Girl in an Odd City begins in the mid-1990s Taiwan, amid the first direct presidential election, before crossing continents to follow protagonist Koko’s family – unnerved by the instability of the new freedoms – leaving and trying their luck in Central America. When they inevitably fail and must return to rapidly-changing Taipei, where ghost tales and folk memory contrast with the ultra-modern, the story anchors itself in deeply resonant human conflict.
Deep down the book is universal, taking in class structures, loneliness and the power of storytelling. It is precisely this intense relatability that earned the novel its prestigious selection "as one of the 10 Books at the Berlinale, the annual showcase at the film festival of titles that are deemed to have potential for screen adaptations".
For Liu, physical displacement grants the creative freedom to examine her homeland clearly:
"Being away has been essential to my writing about home. I can't write about home when I'm at home. I feel suffocated by it, too close to see it clearly. I also think my imagination would have remained far more limited had I never left. Distance gives me permission to look and to imagine."

Further enriching this global footprint is Nakao Eki Pacidal, an author of Indigenous Amis heritage writing from the isolated countryside of the Netherlands.
Her highly anticipated dual timeline novel set in the 1920s and today, Vow Between Banana Leaf and Tree, is rooted in the relationships between three friends, Banana Leaf (Lo'oh), Tree (Kilang) and Sasa and the historical Noko baseball team, yet presented as a work of fiction. To ensure international readers could grasp the nuances of her heritage, a storyline set in the future was thus added to it.
Pacidal deliberately subverts dominant cultural paradigms, refusing to let indigenous experiences be diluted by mainstream interpretations:
"I was driven to write it primarily by a desire to revisit our past from an Indigenous standpoint. I have long grown weary of seeing Taiwanese Han narratives supplant Indigenous perspectives with their own imaginings."

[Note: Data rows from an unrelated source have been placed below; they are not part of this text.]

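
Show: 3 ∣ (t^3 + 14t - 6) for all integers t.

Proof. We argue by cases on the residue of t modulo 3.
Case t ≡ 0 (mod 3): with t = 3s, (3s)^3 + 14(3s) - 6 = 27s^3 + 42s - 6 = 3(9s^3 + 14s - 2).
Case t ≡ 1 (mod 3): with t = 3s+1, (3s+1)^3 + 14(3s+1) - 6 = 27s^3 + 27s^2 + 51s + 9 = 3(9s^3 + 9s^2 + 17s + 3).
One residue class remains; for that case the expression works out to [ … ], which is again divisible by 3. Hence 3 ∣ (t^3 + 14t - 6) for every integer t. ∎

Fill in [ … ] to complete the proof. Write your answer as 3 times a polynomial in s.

3(9s^3 + 18s^2 + 26s + 10)

The residues treated are {0, 1}, so the missing case is t ≡ 2 (mod 3); write t = 3s+2.
Then (3s+2)^3 + 14(3s+2) - 6 = 27s^3 + 54s^2 + 78s + 30 = 3(9s^3 + 18s^2 + 26s + 10).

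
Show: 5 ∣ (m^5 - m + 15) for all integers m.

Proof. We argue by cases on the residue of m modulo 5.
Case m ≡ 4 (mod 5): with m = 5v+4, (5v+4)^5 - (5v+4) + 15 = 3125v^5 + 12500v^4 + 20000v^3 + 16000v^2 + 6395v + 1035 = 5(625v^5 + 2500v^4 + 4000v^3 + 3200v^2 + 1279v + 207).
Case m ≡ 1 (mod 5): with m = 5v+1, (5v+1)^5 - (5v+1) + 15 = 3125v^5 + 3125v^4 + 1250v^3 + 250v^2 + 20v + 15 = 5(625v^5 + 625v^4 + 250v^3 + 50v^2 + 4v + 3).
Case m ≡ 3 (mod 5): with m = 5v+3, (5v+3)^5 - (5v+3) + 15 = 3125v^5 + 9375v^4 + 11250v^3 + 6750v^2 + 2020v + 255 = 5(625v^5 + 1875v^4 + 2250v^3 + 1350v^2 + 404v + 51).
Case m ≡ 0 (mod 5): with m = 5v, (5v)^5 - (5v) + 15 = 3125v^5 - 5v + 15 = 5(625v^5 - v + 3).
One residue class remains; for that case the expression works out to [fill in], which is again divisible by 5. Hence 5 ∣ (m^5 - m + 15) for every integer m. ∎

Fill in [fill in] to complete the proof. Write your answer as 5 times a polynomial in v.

5(625v^5 + 1250v^4 + 1000v^3 + 400v^2 + 79v + 9)

Only m ≡ 2 (mod 5) is unaccounted for. Put m = 5v+2:
(5v+2)^5 - (5v+2) + 15 expands to 3125v^5 + 6250v^4 + 5000v^3 + 2000v^2 + 395v + 45,
and factoring out 5 leaves 5(625v^5 + 1250v^4 + 1000v^3 + 400v^2 + 79v + 9).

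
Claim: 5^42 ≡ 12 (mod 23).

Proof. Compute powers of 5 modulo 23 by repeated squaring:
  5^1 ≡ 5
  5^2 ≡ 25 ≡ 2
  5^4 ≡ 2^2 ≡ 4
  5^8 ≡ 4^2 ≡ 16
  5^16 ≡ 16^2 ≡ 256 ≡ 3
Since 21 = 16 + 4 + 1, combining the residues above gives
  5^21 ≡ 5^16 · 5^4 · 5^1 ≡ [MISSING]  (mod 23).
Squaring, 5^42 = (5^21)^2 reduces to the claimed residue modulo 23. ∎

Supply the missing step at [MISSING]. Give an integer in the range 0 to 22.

14

Multiply the listed residues: 3 · 4 · 5 = 12 → 60.
Reducing modulo 23: 60 = 2·23 + 14, so 5^21 ≡ 14.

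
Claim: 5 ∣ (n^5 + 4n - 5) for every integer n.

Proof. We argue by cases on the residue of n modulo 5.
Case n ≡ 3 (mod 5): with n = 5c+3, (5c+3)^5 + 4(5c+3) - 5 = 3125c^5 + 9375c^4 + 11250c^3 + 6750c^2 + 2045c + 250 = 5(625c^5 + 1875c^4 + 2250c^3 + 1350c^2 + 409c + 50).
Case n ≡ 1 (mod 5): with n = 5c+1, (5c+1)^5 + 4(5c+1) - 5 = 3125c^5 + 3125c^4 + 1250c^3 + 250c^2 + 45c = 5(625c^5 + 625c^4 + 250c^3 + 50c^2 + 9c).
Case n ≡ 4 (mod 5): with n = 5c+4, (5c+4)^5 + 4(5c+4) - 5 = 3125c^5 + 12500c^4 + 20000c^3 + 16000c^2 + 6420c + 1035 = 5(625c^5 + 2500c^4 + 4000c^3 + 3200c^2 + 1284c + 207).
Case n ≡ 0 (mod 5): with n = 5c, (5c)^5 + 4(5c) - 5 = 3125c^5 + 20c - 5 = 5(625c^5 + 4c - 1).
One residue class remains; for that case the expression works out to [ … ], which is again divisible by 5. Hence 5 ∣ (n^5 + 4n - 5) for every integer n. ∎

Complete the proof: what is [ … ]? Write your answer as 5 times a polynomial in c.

The residues treated are {3, 1, 4, 0}, so the missing case is n ≡ 2 (mod 5); write n = 5c+2.
Then (5c+2)^5 + 4(5c+2) - 5 = 3125c^5 + 6250c^4 + 5000c^3 + 2000c^2 + 420c + 35 = 5(625c^5 + 1250c^4 + 1000c^3 + 400c^2 + 84c + 7).

5(625c^5 + 1250c^4 + 1000c^3 + 400c^2 + 84c + 7)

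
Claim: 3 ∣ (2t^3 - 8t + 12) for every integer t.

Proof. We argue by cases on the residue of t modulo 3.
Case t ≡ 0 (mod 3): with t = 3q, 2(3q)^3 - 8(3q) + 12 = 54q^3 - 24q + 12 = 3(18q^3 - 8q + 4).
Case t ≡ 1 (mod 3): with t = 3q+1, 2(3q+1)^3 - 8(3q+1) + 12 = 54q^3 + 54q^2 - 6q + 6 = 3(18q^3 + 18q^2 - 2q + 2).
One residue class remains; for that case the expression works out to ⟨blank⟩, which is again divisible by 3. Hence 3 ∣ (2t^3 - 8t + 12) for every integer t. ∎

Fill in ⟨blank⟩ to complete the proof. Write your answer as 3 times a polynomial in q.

3(18q^3 + 36q^2 + 16q + 4)

Only t ≡ 2 (mod 3) is unaccounted for. Put t = 3q+2:
2(3q+2)^3 - 8(3q+2) + 12 expands to 54q^3 + 108q^2 + 48q + 12,
and factoring out 3 leaves 3(18q^3 + 36q^2 + 16q + 4).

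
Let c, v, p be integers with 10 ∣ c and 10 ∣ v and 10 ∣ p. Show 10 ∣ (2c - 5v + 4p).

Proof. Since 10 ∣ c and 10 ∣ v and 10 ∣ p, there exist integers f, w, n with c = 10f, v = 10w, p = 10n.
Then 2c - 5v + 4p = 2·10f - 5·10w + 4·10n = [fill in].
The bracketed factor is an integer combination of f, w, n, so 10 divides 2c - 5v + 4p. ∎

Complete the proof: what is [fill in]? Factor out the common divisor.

10(2f + 4n - 5w)

Pull the common 10 out of every term: 2·10f - 5·10w + 4·10n = 10(2f + 4n - 5w).
2f + 4n - 5w is an integer, which exhibits the divisibility.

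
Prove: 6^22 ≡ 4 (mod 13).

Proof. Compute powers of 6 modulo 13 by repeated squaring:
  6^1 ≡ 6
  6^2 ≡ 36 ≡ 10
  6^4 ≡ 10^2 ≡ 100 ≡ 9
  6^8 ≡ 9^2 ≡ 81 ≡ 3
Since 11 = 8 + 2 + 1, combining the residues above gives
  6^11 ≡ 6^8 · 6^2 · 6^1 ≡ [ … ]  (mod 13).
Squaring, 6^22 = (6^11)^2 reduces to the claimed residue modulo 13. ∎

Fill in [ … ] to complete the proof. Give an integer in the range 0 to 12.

Multiply the listed residues: 3 · 10 · 6 = 30 → 180.
Reducing modulo 13: 180 = 13·13 + 11, so 6^11 ≡ 11.

11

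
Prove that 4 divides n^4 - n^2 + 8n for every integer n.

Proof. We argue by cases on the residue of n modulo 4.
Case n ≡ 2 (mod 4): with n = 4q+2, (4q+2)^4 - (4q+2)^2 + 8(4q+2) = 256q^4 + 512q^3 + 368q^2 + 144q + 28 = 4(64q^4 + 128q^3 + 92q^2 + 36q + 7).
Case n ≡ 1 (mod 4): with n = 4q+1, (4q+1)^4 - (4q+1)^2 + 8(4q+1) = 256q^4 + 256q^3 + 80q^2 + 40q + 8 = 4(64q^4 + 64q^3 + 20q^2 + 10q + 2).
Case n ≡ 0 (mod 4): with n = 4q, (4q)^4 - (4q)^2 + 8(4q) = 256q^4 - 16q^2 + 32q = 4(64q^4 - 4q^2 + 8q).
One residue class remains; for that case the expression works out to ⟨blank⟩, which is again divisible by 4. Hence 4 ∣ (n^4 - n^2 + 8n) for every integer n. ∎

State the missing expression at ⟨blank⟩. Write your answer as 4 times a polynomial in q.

The residues treated are {2, 1, 0}, so the missing case is n ≡ 3 (mod 4); write n = 4q+3.
Then (4q+3)^4 - (4q+3)^2 + 8(4q+3) = 256q^4 + 768q^3 + 848q^2 + 440q + 96 = 4(64q^4 + 192q^3 + 212q^2 + 110q + 24).

4(64q^4 + 192q^3 + 212q^2 + 110q + 24)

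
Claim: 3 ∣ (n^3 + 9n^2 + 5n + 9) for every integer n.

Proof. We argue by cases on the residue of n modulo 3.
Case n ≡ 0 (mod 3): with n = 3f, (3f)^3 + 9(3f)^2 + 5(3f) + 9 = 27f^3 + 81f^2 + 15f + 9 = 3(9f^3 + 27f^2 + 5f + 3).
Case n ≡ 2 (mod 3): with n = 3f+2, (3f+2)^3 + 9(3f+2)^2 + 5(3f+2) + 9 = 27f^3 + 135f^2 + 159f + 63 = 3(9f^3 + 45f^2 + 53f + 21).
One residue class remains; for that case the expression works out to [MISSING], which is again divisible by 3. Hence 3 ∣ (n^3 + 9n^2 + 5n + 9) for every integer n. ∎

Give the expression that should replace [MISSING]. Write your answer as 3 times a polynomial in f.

3(9f^3 + 36f^2 + 26f + 8)

The residues treated are {0, 2}, so the missing case is n ≡ 1 (mod 3); write n = 3f+1.
Then (3f+1)^3 + 9(3f+1)^2 + 5(3f+1) + 9 = 27f^3 + 108f^2 + 78f + 24 = 3(9f^3 + 36f^2 + 26f + 8).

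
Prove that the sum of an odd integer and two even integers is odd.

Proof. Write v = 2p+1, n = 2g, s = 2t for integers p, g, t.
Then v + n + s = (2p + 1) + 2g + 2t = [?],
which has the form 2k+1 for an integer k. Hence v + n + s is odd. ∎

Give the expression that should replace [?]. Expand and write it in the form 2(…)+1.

(2p + 1) + 2g + 2t = 2g + 2p + 2t + 1
= 2(g + p + t) + 1.
Since g + p + t is an integer, the sum is of the form 2k+1 for an integer k.

2(g + p + t) + 1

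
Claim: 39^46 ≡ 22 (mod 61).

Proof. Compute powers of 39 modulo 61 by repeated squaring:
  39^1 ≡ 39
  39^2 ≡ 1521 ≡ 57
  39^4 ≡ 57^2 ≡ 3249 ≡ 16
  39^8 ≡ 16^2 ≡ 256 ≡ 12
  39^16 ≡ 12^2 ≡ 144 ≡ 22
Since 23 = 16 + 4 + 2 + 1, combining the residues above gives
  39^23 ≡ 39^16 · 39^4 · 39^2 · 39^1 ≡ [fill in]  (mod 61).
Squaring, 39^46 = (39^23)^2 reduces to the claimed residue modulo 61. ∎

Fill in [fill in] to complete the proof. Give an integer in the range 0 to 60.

Multiply the listed residues: 22 · 16 · 57 · 39 = 352 → 20064 → 782496.
Reducing modulo 61: 782496 = 12827·61 + 49, so 39^23 ≡ 49.

49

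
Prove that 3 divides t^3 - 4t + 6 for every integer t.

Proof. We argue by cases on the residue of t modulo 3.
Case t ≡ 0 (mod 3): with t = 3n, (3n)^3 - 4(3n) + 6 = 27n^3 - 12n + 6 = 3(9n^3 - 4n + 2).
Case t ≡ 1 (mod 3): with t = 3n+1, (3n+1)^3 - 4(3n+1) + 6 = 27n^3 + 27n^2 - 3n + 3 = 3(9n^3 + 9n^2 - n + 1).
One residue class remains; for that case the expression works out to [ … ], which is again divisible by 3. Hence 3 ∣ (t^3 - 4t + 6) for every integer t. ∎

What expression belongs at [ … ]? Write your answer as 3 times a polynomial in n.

Only t ≡ 2 (mod 3) is unaccounted for. Put t = 3n+2:
(3n+2)^3 - 4(3n+2) + 6 expands to 27n^3 + 54n^2 + 24n + 6,
and factoring out 3 leaves 3(9n^3 + 18n^2 + 8n + 2).

3(9n^3 + 18n^2 + 8n + 2)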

To bridge her heritage globally, she structurally adapts traditional Amis oral storytelling, noting that in her culture, "everything concerning the past concerns the present, thus telling a story about the past also tells a story about the present".
Fueled by a powerful combination of ambitious writers, these diverse creators are no longer confined by geography. By successfully transforming localized historical transitions, ghost tales, and indigenous oral traditions into universally appealing literature, they have driven Taiwan straight into the mainstream international book trade—cementing a vibrant, permanent footprint in the global market.